La décision du Pakistan de s’allier à la Russie et à la Chine est moins surprenante que celle de l’Inde. Le rôle du Pakistan dans la soi-disant « guerre contre le terrorisme » des États-Unis lui a fourni des fonds pour construire de nouvelles armes nucléaires et pour remplir les poches de hauts responsables comme « M. Dix pour cent », le président Zardari.

Mais l’extension de la guerre américaine en Afghanistan au Pakistan déstabilise sérieusement le pays et oppose fermement sa population à tout partenariat présent ou futur avec les États-Unis.

Récemment, Imran Khan, l'ancien capitaine très respecté de l'équipe nationale de cricket du Pakistan, a mené un sit-in rassemblant des dizaines de milliers de personnes sur une autoroute près de Peshawar, bloquant les convois de ravitaillement militaire de l'OTAN vers l'Afghanistan pour protester contre les attaques de drones américains.
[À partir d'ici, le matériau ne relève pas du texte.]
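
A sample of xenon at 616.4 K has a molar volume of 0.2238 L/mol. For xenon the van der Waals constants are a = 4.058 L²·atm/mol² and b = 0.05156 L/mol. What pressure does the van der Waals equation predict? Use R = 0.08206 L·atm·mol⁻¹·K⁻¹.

P ≈ 212.7 atm

P = RT/(V_m − b) − a/V_m²
RT/(V_m − b) = (0.08206)(616.4)/(0.2238 − 0.05156) = 50.582/0.17224 = 293.67 atm
a/V_m² = 4.058/(0.2238)² = 81.020 atm
P = 293.67 − 81.020 = 212.7 atm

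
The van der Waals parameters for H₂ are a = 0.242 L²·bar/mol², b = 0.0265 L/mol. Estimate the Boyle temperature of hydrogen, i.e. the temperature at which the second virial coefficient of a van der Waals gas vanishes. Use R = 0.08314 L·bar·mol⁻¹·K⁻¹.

For a van der Waals gas the second virial coefficient B₂ = b − a/(RT) vanishes at T_B = a/(Rb).
T_B = 0.242/(0.08314×0.0265) = 0.242/0.0022032 = 109.8 K

T_B ≈ 109.8 K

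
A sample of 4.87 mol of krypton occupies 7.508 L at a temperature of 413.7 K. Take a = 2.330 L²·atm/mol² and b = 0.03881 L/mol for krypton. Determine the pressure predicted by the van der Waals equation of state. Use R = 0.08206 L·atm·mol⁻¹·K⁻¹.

P ≈ 21.61 atm

P = nRT/(V − nb) − a n²/V²
nRT/(V − nb) = (4.87)(0.08206)(413.7)/(7.508 − 4.87×0.03881) = 165.33/7.3190 = 22.589 atm
a n²/V² = (2.330)(4.87)²/(7.508)² = 0.98031 atm
P = 22.589 − 0.98031 = 21.61 atm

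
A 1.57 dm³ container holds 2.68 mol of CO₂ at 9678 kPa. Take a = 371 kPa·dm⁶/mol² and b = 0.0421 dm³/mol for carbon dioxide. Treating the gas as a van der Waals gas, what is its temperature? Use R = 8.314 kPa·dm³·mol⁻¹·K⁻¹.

T ≈ 703.6 K

T = (P + a n²/V²)(V − nb)/(nR)
P + a n²/V² = 9678 + (371)(2.68)²/(1.57)² = 10759 kPa
V − nb = 1.57 − (2.68)(0.0421) = 1.4572 dm³
T = (10759)(1.4572)/((2.68)(8.314)) = 703.6 K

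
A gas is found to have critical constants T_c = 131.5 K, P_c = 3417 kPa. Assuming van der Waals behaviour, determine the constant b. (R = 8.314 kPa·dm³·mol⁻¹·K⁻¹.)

b ≈ 0.03999 dm³/mol

From T_c = 8a/(27Rb) and P_c = a/(27b²): b = R T_c/(8 P_c).
b = (8.314)(131.5)/(8×3417) = 1093.3/27336 = 0.03999 dm³/mol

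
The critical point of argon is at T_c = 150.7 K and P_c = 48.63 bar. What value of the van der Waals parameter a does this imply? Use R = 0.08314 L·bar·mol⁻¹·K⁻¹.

a ≈ 1.362 L²·bar/mol²

From T_c = 8a/(27Rb) and P_c = a/(27b²): a = 27 R² T_c²/(64 P_c).
a = 27×(0.08314)²×(150.7)²/(64×48.63) = 4238.5/3112.3 = 1.362 L²·bar/mol²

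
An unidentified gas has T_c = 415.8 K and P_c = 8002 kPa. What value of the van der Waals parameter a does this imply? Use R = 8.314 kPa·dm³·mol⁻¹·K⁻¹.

a ≈ 630.0 kPa·dm⁶/mol²

From T_c = 8a/(27Rb) and P_c = a/(27b²): a = 27 R² T_c²/(64 P_c).
a = 27×(8.314)²×(415.8)²/(64×8002) = 322665680/512128 = 630.0 kPa·dm⁶/mol²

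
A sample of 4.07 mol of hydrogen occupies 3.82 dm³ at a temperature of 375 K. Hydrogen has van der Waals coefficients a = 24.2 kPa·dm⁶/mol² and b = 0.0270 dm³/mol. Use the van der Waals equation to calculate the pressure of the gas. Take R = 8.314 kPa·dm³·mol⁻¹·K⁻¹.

P = nRT/(V − nb) − a n²/V²
nRT/(V − nb) = (4.07)(8.314)(375)/(3.82 − 4.07×0.0270) = 12689/3.7101 = 3420.1 kPa
a n²/V² = (24.2)(4.07)²/(3.82)² = 27.471 kPa
P = 3420.1 − 27.471 = 3393 kPa

P ≈ 3393 kPa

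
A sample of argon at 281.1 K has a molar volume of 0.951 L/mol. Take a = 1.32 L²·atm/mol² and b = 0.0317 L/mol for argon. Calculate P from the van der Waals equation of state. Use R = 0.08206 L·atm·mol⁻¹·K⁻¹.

P = RT/(V_m − b) − a/V_m²
RT/(V_m − b) = (0.08206)(281.1)/(0.951 − 0.0317) = 23.067/0.91930 = 25.092 atm
a/V_m² = 1.32/(0.951)² = 1.4595 atm
P = 25.092 − 1.4595 = 23.63 atm

P ≈ 23.63 atm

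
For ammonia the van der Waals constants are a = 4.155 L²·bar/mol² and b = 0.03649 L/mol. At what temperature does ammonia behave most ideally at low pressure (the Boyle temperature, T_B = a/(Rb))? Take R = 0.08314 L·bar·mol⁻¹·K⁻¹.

T_B ≈ 1370 K

For a van der Waals gas the second virial coefficient B₂ = b − a/(RT) vanishes at T_B = a/(Rb).
T_B = 4.155/(0.08314×0.03649) = 4.155/0.0030338 = 1370 K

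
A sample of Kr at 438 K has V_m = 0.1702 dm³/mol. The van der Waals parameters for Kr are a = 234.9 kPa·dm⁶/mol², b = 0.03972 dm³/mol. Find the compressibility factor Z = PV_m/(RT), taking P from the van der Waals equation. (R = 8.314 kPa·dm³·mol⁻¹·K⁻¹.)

P = RT/(V_m − b) − a/V_m² = (8.314)(438)/(0.1702 − 0.03972) − 234.9/(0.1702)²
  = 3641.5/0.13048 − 8108.9 = 27908 − 8108.9 = 19799 kPa
Z = PV_m/(RT) = (19799)(0.1702)/((8.314)(438)) = 3369.8/3641.5 = 0.9254

Z ≈ 0.9254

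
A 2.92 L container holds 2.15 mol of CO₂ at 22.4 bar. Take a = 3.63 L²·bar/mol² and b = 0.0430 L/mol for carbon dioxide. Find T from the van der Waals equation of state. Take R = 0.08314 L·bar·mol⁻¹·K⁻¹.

T ≈ 385.5 K

T = (P + a n²/V²)(V − nb)/(nR)
P + a n²/V² = 22.4 + (3.63)(2.15)²/(2.92)² = 24.368 bar
V − nb = 2.92 − (2.15)(0.0430) = 2.8276 L
T = (24.368)(2.8276)/((2.15)(0.08314)) = 385.5 K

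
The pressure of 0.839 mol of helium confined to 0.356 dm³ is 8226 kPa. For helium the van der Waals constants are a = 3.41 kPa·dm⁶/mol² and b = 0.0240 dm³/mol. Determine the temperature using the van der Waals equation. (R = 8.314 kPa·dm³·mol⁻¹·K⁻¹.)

T = (P + a n²/V²)(V − nb)/(nR)
P + a n²/V² = 8226 + (3.41)(0.839)²/(0.356)² = 8244.9 kPa
V − nb = 0.356 − (0.839)(0.0240) = 0.33586 dm³
T = (8244.9)(0.33586)/((0.839)(8.314)) = 397.0 K

T ≈ 397.0 K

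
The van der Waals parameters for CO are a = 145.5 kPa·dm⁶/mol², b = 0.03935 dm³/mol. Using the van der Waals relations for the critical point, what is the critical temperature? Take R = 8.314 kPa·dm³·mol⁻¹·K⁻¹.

For a van der Waals gas, T_c = 8a/(27Rb).
T_c = 8×145.5/(27×8.314×0.03935) = 1164.0/8.8332 = 131.8 K

T_c ≈ 131.8 K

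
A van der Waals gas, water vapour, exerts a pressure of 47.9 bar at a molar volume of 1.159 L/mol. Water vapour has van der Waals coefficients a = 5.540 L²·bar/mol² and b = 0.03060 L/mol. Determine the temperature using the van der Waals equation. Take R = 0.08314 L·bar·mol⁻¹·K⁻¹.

T ≈ 706.1 K

T = (P + a/V_m²)(V_m − b)/R
P + a/V_m² = 47.9 + 5.540/(1.159)² = 52.024 bar
V_m − b = 1.159 − 0.03060 = 1.1284 L/mol
T = (52.024)(1.1284)/0.08314 = 706.1 K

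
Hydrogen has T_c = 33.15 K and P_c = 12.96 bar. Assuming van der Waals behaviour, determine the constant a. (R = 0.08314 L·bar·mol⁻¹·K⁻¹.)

From T_c = 8a/(27Rb) and P_c = a/(27b²): a = 27 R² T_c²/(64 P_c).
a = 27×(0.08314)²×(33.15)²/(64×12.96) = 205.09/829.44 = 0.2473 L²·bar/mol²

a ≈ 0.2473 L²·bar/mol²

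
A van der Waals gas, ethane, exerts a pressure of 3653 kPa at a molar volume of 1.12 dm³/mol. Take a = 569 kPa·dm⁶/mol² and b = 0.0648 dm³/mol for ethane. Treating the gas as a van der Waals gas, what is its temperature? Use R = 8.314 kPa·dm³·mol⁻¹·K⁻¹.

T ≈ 521.2 K

T = (P + a/V_m²)(V_m − b)/R
P + a/V_m² = 3653 + 569/(1.12)² = 4106.6 kPa
V_m − b = 1.12 − 0.0648 = 1.0552 dm³/mol
T = (4106.6)(1.0552)/8.314 = 521.2 K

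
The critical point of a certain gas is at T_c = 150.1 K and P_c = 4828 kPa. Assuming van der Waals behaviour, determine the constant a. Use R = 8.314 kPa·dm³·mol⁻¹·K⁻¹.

a ≈ 136.1 kPa·dm⁶/mol²

From T_c = 8a/(27Rb) and P_c = a/(27b²): a = 27 R² T_c²/(64 P_c).
a = 27×(8.314)²×(150.1)²/(64×4828) = 42047985/308992 = 136.1 kPa·dm⁶/mol²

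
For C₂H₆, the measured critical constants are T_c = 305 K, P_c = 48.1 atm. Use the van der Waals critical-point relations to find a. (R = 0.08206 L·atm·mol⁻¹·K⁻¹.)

a ≈ 5.494 L²·atm/mol²

From T_c = 8a/(27Rb) and P_c = a/(27b²): a = 27 R² T_c²/(64 P_c).
a = 27×(0.08206)²×(305)²/(64×48.1) = 16913/3078.4 = 5.494 L²·atm/mol²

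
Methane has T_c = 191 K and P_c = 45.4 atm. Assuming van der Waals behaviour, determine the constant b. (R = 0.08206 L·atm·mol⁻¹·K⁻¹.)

b ≈ 0.04315 L/mol

From T_c = 8a/(27Rb) and P_c = a/(27b²): b = R T_c/(8 P_c).
b = (0.08206)(191)/(8×45.4) = 15.673/363.20 = 0.04315 L/mol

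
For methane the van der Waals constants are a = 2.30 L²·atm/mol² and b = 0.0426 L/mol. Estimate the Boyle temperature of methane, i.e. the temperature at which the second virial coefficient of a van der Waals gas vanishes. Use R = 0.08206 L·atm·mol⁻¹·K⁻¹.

T_B ≈ 657.9 K

For a van der Waals gas the second virial coefficient B₂ = b − a/(RT) vanishes at T_B = a/(Rb).
T_B = 2.30/(0.08206×0.0426) = 2.30/0.0034958 = 657.9 K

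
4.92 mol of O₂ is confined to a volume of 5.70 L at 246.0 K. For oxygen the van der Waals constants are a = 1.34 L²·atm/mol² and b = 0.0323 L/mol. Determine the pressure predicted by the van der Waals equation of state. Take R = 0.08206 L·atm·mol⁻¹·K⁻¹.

P = nRT/(V − nb) − a n²/V²
nRT/(V − nb) = (4.92)(0.08206)(246.0)/(5.70 − 4.92×0.0323) = 99.319/5.5411 = 17.924 atm
a n²/V² = (1.34)(4.92)²/(5.70)² = 0.99836 atm
P = 17.924 − 0.99836 = 16.93 atm

P ≈ 16.93 atm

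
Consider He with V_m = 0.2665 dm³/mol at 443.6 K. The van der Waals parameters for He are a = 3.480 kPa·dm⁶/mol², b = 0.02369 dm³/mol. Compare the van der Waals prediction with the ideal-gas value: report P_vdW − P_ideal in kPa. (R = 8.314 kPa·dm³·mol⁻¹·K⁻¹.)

ΔP ≈ 1301 kPa

Ideal: P_ideal = RT/V_m = (8.314)(443.6)/0.2665 = 13839.0 kPa
vdW: P = RT/(V_m − b) − a/V_m² = 3688.09/0.242810 − 3.480/0.0710223 = 15189.2 − 48.9987 = 15140.2 kPa
ΔP = 15140.2 − 13839.0 = 1301 kPa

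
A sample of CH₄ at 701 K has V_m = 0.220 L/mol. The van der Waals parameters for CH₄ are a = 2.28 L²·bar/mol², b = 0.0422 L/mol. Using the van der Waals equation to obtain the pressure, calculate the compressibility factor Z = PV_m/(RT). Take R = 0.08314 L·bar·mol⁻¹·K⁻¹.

Z ≈ 1.060

P = RT/(V_m − b) − a/V_m² = (0.08314)(701)/(0.220 − 0.0422) − 2.28/(0.220)²
  = 58.281/0.17780 − 47.107 = 327.79 − 47.107 = 280.68 bar
Z = PV_m/(RT) = (280.68)(0.220)/((0.08314)(701)) = 61.750/58.281 = 1.060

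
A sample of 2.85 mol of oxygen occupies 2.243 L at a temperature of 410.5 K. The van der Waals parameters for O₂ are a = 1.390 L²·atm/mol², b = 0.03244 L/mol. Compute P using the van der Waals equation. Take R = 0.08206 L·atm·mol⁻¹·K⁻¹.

P = nRT/(V − nb) − a n²/V²
nRT/(V − nb) = (2.85)(0.08206)(410.5)/(2.243 − 2.85×0.03244) = 96.004/2.1505 = 44.643 atm
a n²/V² = (1.390)(2.85)²/(2.243)² = 2.2441 atm
P = 44.643 − 2.2441 = 42.40 atm

P ≈ 42.40 atm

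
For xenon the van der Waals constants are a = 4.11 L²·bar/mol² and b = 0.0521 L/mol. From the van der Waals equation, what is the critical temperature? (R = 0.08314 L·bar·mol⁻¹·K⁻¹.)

For a van der Waals gas, T_c = 8a/(27Rb).
T_c = 8×4.11/(27×0.08314×0.0521) = 32.880/0.11695 = 281.1 K

T_c ≈ 281.1 K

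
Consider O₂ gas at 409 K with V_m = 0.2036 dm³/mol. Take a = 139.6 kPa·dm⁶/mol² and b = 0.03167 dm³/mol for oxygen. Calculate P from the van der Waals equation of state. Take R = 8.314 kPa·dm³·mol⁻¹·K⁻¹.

P ≈ 16410 kPa

P = RT/(V_m − b) − a/V_m²
RT/(V_m − b) = (8.314)(409)/(0.2036 − 0.03167) = 3400.4/0.17193 = 19778 kPa
a/V_m² = 139.6/(0.2036)² = 3367.7 kPa
P = 19778 − 3367.7 = 16410 kPa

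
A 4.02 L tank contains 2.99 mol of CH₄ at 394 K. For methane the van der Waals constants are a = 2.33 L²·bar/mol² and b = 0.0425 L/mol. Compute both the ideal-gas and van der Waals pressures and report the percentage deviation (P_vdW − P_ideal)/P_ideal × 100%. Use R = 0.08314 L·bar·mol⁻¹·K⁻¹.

-2.03 %

Ideal: P_ideal = nRT/V = (2.99)(0.08314)(394)/4.02 = 24.3642 bar
vdW: P = nRT/(V − nb) − a n²/V² = 97.9439/3.89293 − 20.8304/16.1604 = 25.1594 − 1.28898 = 23.8704 bar
% deviation = (23.8704 − 24.3642)/24.3642 × 100% = -2.03%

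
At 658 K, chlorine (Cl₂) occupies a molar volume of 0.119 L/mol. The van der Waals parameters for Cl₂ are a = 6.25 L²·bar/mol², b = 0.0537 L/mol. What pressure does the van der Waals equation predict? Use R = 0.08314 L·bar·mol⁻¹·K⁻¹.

P ≈ 396.4 bar

P = RT/(V_m − b) − a/V_m²
RT/(V_m − b) = (0.08314)(658)/(0.119 − 0.0537) = 54.706/0.065300 = 837.76 bar
a/V_m² = 6.25/(0.119)² = 441.35 bar
P = 837.76 − 441.35 = 396.4 bar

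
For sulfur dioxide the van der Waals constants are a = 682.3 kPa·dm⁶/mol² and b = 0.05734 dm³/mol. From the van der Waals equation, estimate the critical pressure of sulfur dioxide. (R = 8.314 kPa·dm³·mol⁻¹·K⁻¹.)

P_c ≈ 7686 kPa

For a van der Waals gas, P_c = a/(27b²).
P_c = 682.3/(27×(0.05734)²) = 682.3/0.088773 = 7686 kPa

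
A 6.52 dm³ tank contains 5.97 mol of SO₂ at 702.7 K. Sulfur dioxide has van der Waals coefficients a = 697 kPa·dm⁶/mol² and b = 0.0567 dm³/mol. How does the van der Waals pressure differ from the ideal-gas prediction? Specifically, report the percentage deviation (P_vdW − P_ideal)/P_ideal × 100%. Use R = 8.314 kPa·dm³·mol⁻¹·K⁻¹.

Ideal: P_ideal = nRT/V = (5.97)(8.314)(702.7)/6.52 = 5349.42 kPa
vdW: P = nRT/(V − nb) − a n²/V² = 34878.2/6.18150 − 24841.7/42.5104 = 5642.35 − 584.368 = 5057.98 kPa
% deviation = (5057.98 − 5349.42)/5349.42 × 100% = -5.45%

-5.45 %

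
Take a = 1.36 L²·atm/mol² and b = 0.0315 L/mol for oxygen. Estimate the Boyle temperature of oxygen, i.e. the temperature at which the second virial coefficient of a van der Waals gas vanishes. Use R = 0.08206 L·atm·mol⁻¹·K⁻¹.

For a van der Waals gas the second virial coefficient B₂ = b − a/(RT) vanishes at T_B = a/(Rb).
T_B = 1.36/(0.08206×0.0315) = 1.36/0.0025849 = 526.1 K

T_B ≈ 526.1 K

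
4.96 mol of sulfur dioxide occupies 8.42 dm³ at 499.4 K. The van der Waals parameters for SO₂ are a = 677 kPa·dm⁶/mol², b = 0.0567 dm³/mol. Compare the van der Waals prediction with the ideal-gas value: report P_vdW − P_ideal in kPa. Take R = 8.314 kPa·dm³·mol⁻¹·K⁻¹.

ΔP ≈ -150.4 kPa

Ideal: P_ideal = nRT/V = (4.96)(8.314)(499.4)/8.42 = 2445.84 kPa
vdW: P = nRT/(V − nb) − a n²/V² = 20594.0/8.13877 − 16655.3/70.8964 = 2530.36 − 234.924 = 2295.44 kPa
ΔP = 2295.44 − 2445.84 = -150.4 kPa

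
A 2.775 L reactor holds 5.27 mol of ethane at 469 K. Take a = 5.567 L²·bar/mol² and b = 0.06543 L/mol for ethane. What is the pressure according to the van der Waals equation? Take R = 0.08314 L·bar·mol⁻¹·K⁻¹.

P = nRT/(V − nb) − a n²/V²
nRT/(V − nb) = (5.27)(0.08314)(469)/(2.775 − 5.27×0.06543) = 205.49/2.4302 = 84.557 bar
a n²/V² = (5.567)(5.27)²/(2.775)² = 20.078 bar
P = 84.557 − 20.078 = 64.48 bar

P ≈ 64.48 bar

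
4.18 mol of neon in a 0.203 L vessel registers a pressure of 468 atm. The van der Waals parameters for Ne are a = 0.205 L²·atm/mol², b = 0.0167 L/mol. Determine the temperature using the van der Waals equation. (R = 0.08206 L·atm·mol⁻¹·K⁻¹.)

T ≈ 215.5 K

T = (P + a n²/V²)(V − nb)/(nR)
P + a n²/V² = 468 + (0.205)(4.18)²/(0.203)² = 554.92 atm
V − nb = 0.203 − (4.18)(0.0167) = 0.13319 L
T = (554.92)(0.13319)/((4.18)(0.08206)) = 215.5 K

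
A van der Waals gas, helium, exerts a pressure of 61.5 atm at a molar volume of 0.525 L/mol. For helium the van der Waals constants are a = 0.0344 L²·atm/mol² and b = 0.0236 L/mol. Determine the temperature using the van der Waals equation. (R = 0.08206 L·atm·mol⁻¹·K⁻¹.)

T = (P + a/V_m²)(V_m − b)/R
P + a/V_m² = 61.5 + 0.0344/(0.525)² = 61.625 atm
V_m − b = 0.525 − 0.0236 = 0.50140 L/mol
T = (61.625)(0.50140)/0.08206 = 376.5 K

T ≈ 376.5 K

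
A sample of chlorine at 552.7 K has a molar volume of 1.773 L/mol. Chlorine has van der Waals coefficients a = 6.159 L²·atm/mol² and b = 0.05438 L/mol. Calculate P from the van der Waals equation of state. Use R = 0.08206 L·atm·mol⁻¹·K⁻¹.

P = RT/(V_m − b) − a/V_m²
RT/(V_m − b) = (0.08206)(552.7)/(1.773 − 0.05438) = 45.355/1.7186 = 26.391 atm
a/V_m² = 6.159/(1.773)² = 1.9593 atm
P = 26.391 − 1.9593 = 24.43 atm

P ≈ 24.43 atm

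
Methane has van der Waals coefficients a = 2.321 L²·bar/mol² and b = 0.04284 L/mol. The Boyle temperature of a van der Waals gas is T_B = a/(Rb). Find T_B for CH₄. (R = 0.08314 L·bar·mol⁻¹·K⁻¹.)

T_B ≈ 651.7 K

For a van der Waals gas the second virial coefficient B₂ = b − a/(RT) vanishes at T_B = a/(Rb).
T_B = 2.321/(0.08314×0.04284) = 2.321/0.0035617 = 651.7 K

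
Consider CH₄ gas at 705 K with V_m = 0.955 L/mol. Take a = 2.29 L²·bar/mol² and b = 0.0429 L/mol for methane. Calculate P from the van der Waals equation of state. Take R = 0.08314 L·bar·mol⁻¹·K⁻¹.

P = RT/(V_m − b) − a/V_m²
RT/(V_m − b) = (0.08314)(705)/(0.955 − 0.0429) = 58.614/0.91210 = 64.263 bar
a/V_m² = 2.29/(0.955)² = 2.5109 bar
P = 64.263 − 2.5109 = 61.75 bar

P ≈ 61.75 bar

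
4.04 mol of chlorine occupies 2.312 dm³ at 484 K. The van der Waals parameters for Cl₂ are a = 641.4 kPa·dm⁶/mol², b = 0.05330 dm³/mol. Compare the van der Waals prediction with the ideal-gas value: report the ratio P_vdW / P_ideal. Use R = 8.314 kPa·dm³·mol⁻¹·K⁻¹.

P_vdW / P_ideal ≈ 0.8242

Ideal: P_ideal = nRT/V = (4.04)(8.314)(484)/2.312 = 7031.52 kPa
vdW: P = nRT/(V − nb) − a n²/V² = 16256.9/2.09667 − 10468.7/5.34534 = 7753.68 − 1958.47 = 5795.21 kPa
Ratio = 5795.21/7031.52 = 0.8242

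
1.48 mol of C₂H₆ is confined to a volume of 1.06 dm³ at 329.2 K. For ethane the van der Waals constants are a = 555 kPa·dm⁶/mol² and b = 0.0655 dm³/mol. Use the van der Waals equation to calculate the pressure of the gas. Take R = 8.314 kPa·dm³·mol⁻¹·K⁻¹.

P ≈ 3124 kPa

P = nRT/(V − nb) − a n²/V²
nRT/(V − nb) = (1.48)(8.314)(329.2)/(1.06 − 1.48×0.0655) = 4050.7/0.96306 = 4206.1 kPa
a n²/V² = (555)(1.48)²/(1.06)² = 1081.9 kPa
P = 4206.1 − 1081.9 = 3124 kPa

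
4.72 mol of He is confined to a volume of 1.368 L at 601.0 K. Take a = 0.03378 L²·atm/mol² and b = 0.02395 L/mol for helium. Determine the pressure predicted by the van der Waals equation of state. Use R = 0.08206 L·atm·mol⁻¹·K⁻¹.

P ≈ 185.1 atm

P = nRT/(V − nb) − a n²/V²
nRT/(V − nb) = (4.72)(0.08206)(601.0)/(1.368 − 4.72×0.02395) = 232.78/1.2550 = 185.48 atm
a n²/V² = (0.03378)(4.72)²/(1.368)² = 0.40213 atm
P = 185.48 − 0.40213 = 185.1 atm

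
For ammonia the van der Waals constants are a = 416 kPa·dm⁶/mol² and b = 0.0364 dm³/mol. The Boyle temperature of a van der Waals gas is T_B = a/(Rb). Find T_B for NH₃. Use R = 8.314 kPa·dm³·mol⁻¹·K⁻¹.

For a van der Waals gas the second virial coefficient B₂ = b − a/(RT) vanishes at T_B = a/(Rb).
T_B = 416/(8.314×0.0364) = 416/0.30263 = 1375 K

T_B ≈ 1375 K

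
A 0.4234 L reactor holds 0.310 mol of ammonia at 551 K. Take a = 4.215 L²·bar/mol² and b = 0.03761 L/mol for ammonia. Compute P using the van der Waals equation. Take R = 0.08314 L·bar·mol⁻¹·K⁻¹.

P ≈ 32.23 bar

P = nRT/(V − nb) − a n²/V²
nRT/(V − nb) = (0.310)(0.08314)(551)/(0.4234 − 0.310×0.03761) = 14.201/0.41174 = 34.490 bar
a n²/V² = (4.215)(0.310)²/(0.4234)² = 2.2595 bar
P = 34.490 − 2.2595 = 32.23 bar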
Khan et son parti Tehreek-e-Insaf (Mouvement pour la justice) constituent probablement le plus grand espoir pour l'avenir politique du Pakistan, mais il ne sera ni un allié ni une marionnette des États-Unis.

Au XXe siècle, les États-Unis ont habilement récupéré des morceaux de l’empire britannique mourant pour en construire furtivement un. Les gens des ports du monde entier se sont habitués à la vue des drapeaux et des uniformes américains, tout comme leurs grands-parents s'étaient habitués à voir les drapeaux britanniques.

La question sans réponse de notre époque est de savoir quels drapeaux et uniformes verront leurs petits-enfants. Espérons que l’OCS puisse jouer un rôle constructif dans une transition pacifique vers un monde où les gens ne verront que les drapeaux et les uniformes de leur propre pays – ou pas du tout…

Alors que le ministre afghan des Affaires étrangères Rassouf revenait de Pékin pour rencontrer le Premier ministre indien Manmohan Singh à Kaboul, le président pakistanais Zardari partait rencontrer des responsables russes à Moscou.

Une chose sur laquelle nous pouvons être sûrs qu'ils sont tous d'accord est qu'ils veulent que les États-Unis quittent l'Afghanistan, et le problème pour les États-Unis est que l'OCS et ses États membres attendront en coulisses pour ramasser les morceaux si nous obtenons cette année, l'année prochaine ou dans dix ans.

Nicolas JS Davies est l'auteur de Du sang sur nos mains: l'invasion américaine et la destruction de l'Irak.